Climate Change and Energy Minister Chris Bowen seized on the Opposition Leader’s openness to nuclear subsidies, pointing out opposition Treasury spokesman Angus Taylor said just last month that if nuclear was commercially viable, it wouldn’t be subsidised.
Mr Dutton claimed every energy source except coal received taxpayer-funded support, when pressed on whether he would subsidise nuclear power plants or make them government-owned.
“We’ll will make our announcement in due course but I just make the point that wind and solar don’t work without government subsidy,” Mr Dutton told Sky News’ Sunday Agenda program. “Every energy at the moment apart from coal is (subsidised).
“So wind and solar, the other green energy sources and don’t forget that nuclear is the greenest of them because it doesn’t emit any emissions whatsoever.

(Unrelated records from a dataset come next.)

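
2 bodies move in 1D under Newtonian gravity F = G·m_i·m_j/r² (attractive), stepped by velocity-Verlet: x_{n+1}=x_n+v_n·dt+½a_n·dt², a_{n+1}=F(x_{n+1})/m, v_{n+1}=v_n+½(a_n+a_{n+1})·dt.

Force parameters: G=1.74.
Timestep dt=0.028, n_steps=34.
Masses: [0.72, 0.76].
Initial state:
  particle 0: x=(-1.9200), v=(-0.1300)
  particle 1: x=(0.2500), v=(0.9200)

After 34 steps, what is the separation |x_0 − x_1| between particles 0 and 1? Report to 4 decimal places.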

“In Poland they’ve adopted a plan (that is) equivalent to taking about nine million cars off the road. I’m very strongly supportive of renewable energy, but it needs to be firmed up because our hospitals can’t run 24/7 on wind and solar, they need that 24/7 baseload power.”
Tony Wood, the Grattan Institute’s energy and climate change program director, said there was some validity in what Mr Dutton said but he was not aware of government subsidies for gas.
“There’s no reason to put a blanket ban on support for nuclear any more than a blanket ban on anything else,” he said.
“It should stand there as another technology. There are huge question marks that will have to be answered in due course; we don’t know if nuclear will ever have a role in Australia, it’s too far off.
“It may be that for nuclear technology – in the same way we’ve supported other new technologies – receiving support is an OK idea. Having permanent subsidies is a bad idea.
“The better way of doing that is to have a carbon price so that gas, nuclear, coal and renewables are on an equal carbon footing.”
Mr Dutton also said a future Coalition government would seek to overhaul Labor’s legislated 2030 emissions reduction target of 43 per cent if it helped families with the cost-of-living crisis.
The Opposition Leader’s declaration follows a week-long political brawl over climate and energy policy after Mr Dutton vowed to oppose the Albanese government’s 2030 target at the election.
“It would be responsible to take advice from Treasury and Finance and the central agencies about the economic conditions that we inherited from Labor. We know that debt will be over a trillion dollars that will be bequeathed to the next government from Labor,” Mr Dutton said. “We know that there’s a prospect of negative growth, and we’re likely going into the sixth consecutive quarter of per capita – people going backwards in their own budgets.
“I think we have a look at all of that information and if there are settings that we need to change, then we will change them if it means helping families with a cost-of-living crisis that Labor has created. But it doesn’t mean exiting Paris and it doesn’t mean walking away from our very clear commitment to net zero by 2050.”
Mr Bowen said Mr Dutton’s assertion that “the most expensive form of energy” in nuclear would address cost-of-living pressures was “outlandish”.
The CSIRO has found a large-scale nuclear plant would take at least 15 years and about $8.6bn to build but would produce electricity substantially more cheaply than small-scale reactors.